Only then, while the two brothers sat in the shelter of the brush to rest and ruminate was anything said. “Where do we go now?” Shaded finally asked with a deep worry in his tone.  He looked too tired now to be upset. “We know nothing of these lands.  Where does this lead us, what can we eat?”

“We eat clover of course.  And grass.” It wasn’t a satisfying answer.  Neither knew anything outside of the farm they were raised in.  Food was brought to them or they were brought to it.  There was nothing to say that apples even existed when a hand wasn’t there to present it.  There was a moment of silence. “I don’t know where to go.  I don’t know what any of this is.”  A somber feeling set upon them both as the last light faded and left them in a strange twilight ambience followed by a sudden chilly wind.  “There must be others out here.”

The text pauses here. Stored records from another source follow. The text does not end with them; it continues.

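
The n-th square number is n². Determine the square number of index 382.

The 382nd square number is n² with n = 382.
382² = 145924.

145924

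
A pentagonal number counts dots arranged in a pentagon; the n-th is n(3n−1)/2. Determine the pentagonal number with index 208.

64792

The 208th pentagonal number is n(3n−1)/2 with n = 208.
208·(3·208 − 1)/2 = 208·623/2 = 64792.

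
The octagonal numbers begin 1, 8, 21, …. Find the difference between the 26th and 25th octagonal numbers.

Consecutive octagonal numbers differ by 6n − 5: here 6·26 − 5 = 151.

151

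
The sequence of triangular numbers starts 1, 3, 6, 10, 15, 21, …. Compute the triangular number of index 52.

52·53/2 = 2756/2 = 1378.

1378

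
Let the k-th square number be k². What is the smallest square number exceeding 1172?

1225

Solve n² > 1172 for integer n.
The largest n with value ≤ 1172 is 34 (since 1156 ≤ 1172 < 1225), so the first above is n = 35, value 1225.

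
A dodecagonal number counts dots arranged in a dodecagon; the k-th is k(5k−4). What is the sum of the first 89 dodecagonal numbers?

Σ i(5i−4) = 5Σi² − 4Σi over i = 1..89.
Σi = 4005 and Σi² = 238965.
5·238965 − 4·4005 = 1178805.

1178805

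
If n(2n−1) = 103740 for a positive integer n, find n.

228

Set n(2n−1) = 103740, giving 2n² − n − 103740 = 0.
So n = (1 + 911) / 4 = 912/4 = 228.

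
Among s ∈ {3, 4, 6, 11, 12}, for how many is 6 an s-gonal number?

s = 3: P(3, 3) = 6. ✓
s = 4: P(4, 2) = 4 and P(4, 3) = 9; 6 is not s-gonal.
s = 6: P(6, 2) = 6. ✓
s = 11: P(11, 1) = 1 and P(11, 2) = 11; 6 is not s-gonal.
s = 12: P(12, 1) = 1 and P(12, 2) = 12; 6 is not s-gonal.
Hits: s ∈ {3, 6} → 2.

2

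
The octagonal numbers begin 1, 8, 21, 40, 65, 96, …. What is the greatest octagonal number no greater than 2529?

Solve n(3n−2) ≤ 2529 for integer n.
n = 29 gives 2465 ≤ 2529, while n = 30 gives 2640 > 2529; so the answer is 2465.

2465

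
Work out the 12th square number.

144

The 12th square number is n² with n = 12.
12² = 144.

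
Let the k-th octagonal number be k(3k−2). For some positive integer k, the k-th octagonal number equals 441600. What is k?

Set n(3n−2) = 441600, giving 3n² − 2n − 441600 = 0.
So n = (2 + 2302) / 6 = 2304/6 = 384.
Check: 384·(3·384 − 2) = 441600. ✓

384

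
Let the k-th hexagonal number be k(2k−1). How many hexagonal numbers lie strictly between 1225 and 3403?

16

The n-th hexagonal number is n(2n−1).
Smallest index with value > 1225: n = 26 (giving 1326).
Largest index with value < 3403: n = 41 (giving 3321).
Indices 26 through 41: 16 terms.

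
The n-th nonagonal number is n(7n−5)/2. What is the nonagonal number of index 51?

The 51st nonagonal number is n(7n−5)/2 with n = 51.
51·(7·51 − 5)/2 = 51·352/2 = 51·176 = 8976.

8976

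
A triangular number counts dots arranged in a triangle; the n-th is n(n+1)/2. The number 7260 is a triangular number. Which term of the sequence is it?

Set n(n+1)/2 = 7260, giving n² + n − 14520 = 0.
So n = (-1 + 241) / 2 = 240/2 = 120.
Check: 120·121/2 = 7260. ✓

120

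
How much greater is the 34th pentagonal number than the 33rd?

Consecutive pentagonal numbers differ by 3n − 2: here 3·34 − 2 = 100.

100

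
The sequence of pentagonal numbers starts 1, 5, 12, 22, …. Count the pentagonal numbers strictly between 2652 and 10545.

42

The n-th pentagonal number is n(3n−1)/2.
Smallest index with value > 2652: n = 43 (giving 2752).
Largest index with value < 10545: n = 84 (giving 10542).
Indices 43 through 84: 42 terms.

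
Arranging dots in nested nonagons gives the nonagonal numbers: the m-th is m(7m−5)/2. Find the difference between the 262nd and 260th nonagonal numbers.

3649

262·(7·262 − 5)/2 = 239599 and 260·(7·260 − 5)/2 = 235950.
Difference: 239599 − 235950 = 3649.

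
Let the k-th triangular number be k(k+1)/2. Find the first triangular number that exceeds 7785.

7875

Solve n(n+1)/2 > 7785 for integer n.
The largest n with value ≤ 7785 is 124 (since 7750 ≤ 7785 < 7875), so the first above is n = 125, value 7875.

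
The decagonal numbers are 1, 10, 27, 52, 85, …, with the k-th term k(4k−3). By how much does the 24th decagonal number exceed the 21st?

531

24·(4·24 − 3) = 2232 and 21·(4·21 − 3) = 1701.
Difference: 2232 − 1701 = 531.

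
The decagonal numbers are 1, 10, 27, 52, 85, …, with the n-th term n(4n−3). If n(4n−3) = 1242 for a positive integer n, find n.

18

Set n(4n−3) = 1242, giving 4n² − 3n − 1242 = 0.
The discriminant is 9 + 16·1242 = 19881, and √19881 = 141.
So n = (3 + 141) / 8 = 144/8 = 18.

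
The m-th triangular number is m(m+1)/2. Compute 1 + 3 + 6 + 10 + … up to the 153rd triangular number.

Σ i(i+1)/2 = (Σi² + Σi) / 2 over i = 1..153.
Σi = 11781 and Σi² = 1205589.
(1·1205589 + 1·11781) / 2 = 1217370/2 = 608685.

608685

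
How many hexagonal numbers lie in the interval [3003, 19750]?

The n-th hexagonal number is n(2n−1).
Smallest index with value ≥ 3003: n = 39 (giving 3003).
Largest index with value ≤ 19750: n = 99 (giving 19503).
Indices 39 through 99: 61 terms.

61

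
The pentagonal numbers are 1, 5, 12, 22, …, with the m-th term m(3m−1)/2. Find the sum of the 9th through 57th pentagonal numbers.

Σ i(3i−1)/2 = (3Σi² − Σi) / 2 over i = 9..57.
Σi = 1653 − 36 = 1617 and Σi² = 63365 − 204 = 63161.
(3·63161 − 1·1617) / 2 = 187866/2 = 93933.

93933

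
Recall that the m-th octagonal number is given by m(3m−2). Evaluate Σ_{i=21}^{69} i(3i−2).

Σ i(3i−2) = 3Σi² − 2Σi over i = 21..69.
Σi = 2415 − 210 = 2205 and Σi² = 111895 − 2870 = 109025.
3·109025 − 2·2205 = 322665.

322665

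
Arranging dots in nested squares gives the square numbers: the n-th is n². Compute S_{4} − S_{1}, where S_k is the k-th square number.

15

4² = 16 and 1² = 1.
Difference: 16 − 1 = 15.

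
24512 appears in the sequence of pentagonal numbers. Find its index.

128

Set n(3n−1)/2 = 24512, giving 3n² − n − 49024 = 0.
The discriminant is 1 + 24·24512 = 588289, and √588289 = 767.
So n = (1 + 767) / 6 = 768/6 = 128.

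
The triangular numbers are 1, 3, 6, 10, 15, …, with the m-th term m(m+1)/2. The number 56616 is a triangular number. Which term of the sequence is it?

336

Set n(n+1)/2 = 56616, giving n² + n − 113232 = 0.
So n = (-1 + 673) / 2 = 672/2 = 336.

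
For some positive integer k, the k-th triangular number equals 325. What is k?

Set n(n+1)/2 = 325, giving n² + n − 650 = 0.
The discriminant is 1 + 8·325 = 2601, and √2601 = 51.
So n = (-1 + 51) / 2 = 50/2 = 25.
Check: 25·26/2 = 325. ✓

25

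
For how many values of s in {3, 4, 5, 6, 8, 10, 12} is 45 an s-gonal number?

2

s = 3: P(3, 9) = 45. ✓
s = 4: P(4, 6) = 36 and P(4, 7) = 49; 45 is not s-gonal.
s = 5: P(5, 5) = 35 and P(5, 6) = 51; 45 is not s-gonal.
s = 6: P(6, 5) = 45. ✓
s = 8: P(8, 4) = 40 and P(8, 5) = 65; 45 is not s-gonal.
s = 10: P(10, 3) = 27 and P(10, 4) = 52; 45 is not s-gonal.
s = 12: P(12, 3) = 33 and P(12, 4) = 64; 45 is not s-gonal.
Hits: s ∈ {3, 6} → 2.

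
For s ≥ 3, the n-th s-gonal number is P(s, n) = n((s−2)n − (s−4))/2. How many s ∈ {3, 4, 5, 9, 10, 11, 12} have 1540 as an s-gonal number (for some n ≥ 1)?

s = 3: P(3, 55) = 1540. ✓
s = 4: P(4, 39) = 1521 and P(4, 40) = 1600; 1540 is not s-gonal.
s = 5: P(5, 32) = 1520 and P(5, 33) = 1617; 1540 is not s-gonal.
s = 9: P(9, 21) = 1491 and P(9, 22) = 1639; 1540 is not s-gonal.
s = 10: P(10, 20) = 1540. ✓
s = 11: P(11, 18) = 1395 and P(11, 19) = 1558; 1540 is not s-gonal.
s = 12: P(12, 17) = 1377 and P(12, 18) = 1548; 1540 is not s-gonal.
Hits: s ∈ {3, 10} → 2.

2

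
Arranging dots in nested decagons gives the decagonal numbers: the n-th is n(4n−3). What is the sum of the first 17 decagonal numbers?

Σ i(4i−3) = 4Σi² − 3Σi over i = 1..17.
Σi = 153 and Σi² = 1785.
4·1785 − 3·153 = 6681.

6681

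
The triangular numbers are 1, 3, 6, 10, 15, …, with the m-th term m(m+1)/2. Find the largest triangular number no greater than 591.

Solve n(n+1)/2 ≤ 591 for integer n.
n = 33 gives 561 ≤ 591, while n = 34 gives 595 > 591; so the answer is 561.

561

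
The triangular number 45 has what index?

Set n(n+1)/2 = 45, giving n² + n − 90 = 0.
So n = (-1 + 19) / 2 = 18/2 = 9.
Check: 9·10/2 = 45. ✓

9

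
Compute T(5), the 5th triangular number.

15

The 5th triangular number is n(n+1)/2 with n = 5.
5·6/2 = 30/2 = 15.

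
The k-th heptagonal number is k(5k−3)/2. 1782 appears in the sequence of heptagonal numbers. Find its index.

Set n(5n−3)/2 = 1782, giving 5n² − 3n − 3564 = 0.
The discriminant is 9 + 40·1782 = 71289, and √71289 = 267.
So n = (3 + 267) / 10 = 270/10 = 27.

27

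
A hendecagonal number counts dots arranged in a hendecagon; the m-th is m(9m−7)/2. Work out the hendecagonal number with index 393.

693645

The 393rd hendecagonal number is n(9n−7)/2 with n = 393.
393·(9·393 − 7)/2 = 393·3530/2 = 393·1765 = 693645.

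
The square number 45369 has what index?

213

We need n² = 45369, so n = √45369 = 213.
Check: 213² = 45369. ✓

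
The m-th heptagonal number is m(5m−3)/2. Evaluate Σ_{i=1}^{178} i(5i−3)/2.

4715576

Σ i(5i−3)/2 = (5Σi² − 3Σi) / 2 over i = 1..178.
Σi = 15931 and Σi² = 1895789.
(5·1895789 − 3·15931) / 2 = 9431152/2 = 4715576.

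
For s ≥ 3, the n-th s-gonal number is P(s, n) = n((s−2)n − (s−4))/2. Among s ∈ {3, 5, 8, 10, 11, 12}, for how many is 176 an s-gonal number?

2

s = 3: P(3, 18) = 171 and P(3, 19) = 190; 176 is not s-gonal.
s = 5: P(5, 11) = 176. ✓
s = 8: P(8, 8) = 176. ✓
s = 10: P(10, 7) = 175 and P(10, 8) = 232; 176 is not s-gonal.
s = 11: P(11, 6) = 141 and P(11, 7) = 196; 176 is not s-gonal.
s = 12: P(12, 6) = 156 and P(12, 7) = 217; 176 is not s-gonal.
Hits: s ∈ {5, 8} → 2.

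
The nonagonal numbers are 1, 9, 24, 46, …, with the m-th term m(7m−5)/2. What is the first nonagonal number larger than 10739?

10836

Solve n(7n−5)/2 > 10739 for integer n.
The largest n with value ≤ 10739 is 55 (since 10450 ≤ 10739 < 10836), so the first above is n = 56, value 10836.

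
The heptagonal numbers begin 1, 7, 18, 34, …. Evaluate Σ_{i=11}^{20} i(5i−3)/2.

Σ i(5i−3)/2 = (5Σi² − 3Σi) / 2 over i = 11..20.
Σi = 210 − 55 = 155 and Σi² = 2870 − 385 = 2485.
(5·2485 − 3·155) / 2 = 11960/2 = 5980.

5980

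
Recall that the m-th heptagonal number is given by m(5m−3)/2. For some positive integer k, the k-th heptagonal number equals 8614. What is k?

Set n(5n−3)/2 = 8614, giving 5n² − 3n − 17228 = 0.
The discriminant is 9 + 40·8614 = 344569, and √344569 = 587.
So n = (3 + 587) / 10 = 590/10 = 59.

59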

Shaded laid his head down on the foliage. “Others…?  I suppose that’s a good enough start.  What do they smell like out here, I wonder.”

“Do you remember the little deer the masters butchered?  Probably like that, without the blood.” Smoldered too lay his head down, curling tightly as he could.  It was cold out here in the wilds without a shelter or hay to sleep in.

The brothers could only imagine what awaited ahead of them.  Already there were trees they’d never seen before, smells they never smelled, grass they’d never tasted.  Even the air felt different to breathe and they were not truly that far from where they started.  Or at least as they believed.  Where the food leads them they would go for lack of a better direction, likely over the mountain to the other taiga on the other side where there were more things they will see for the first time.  They were entirely ignorant to just the idea of danger and it never occured to either that anything could ever be more than a fox that would be easy to stomp on if it were a nuisance.  Now that there were no chickens, how could it be a nuisance even then.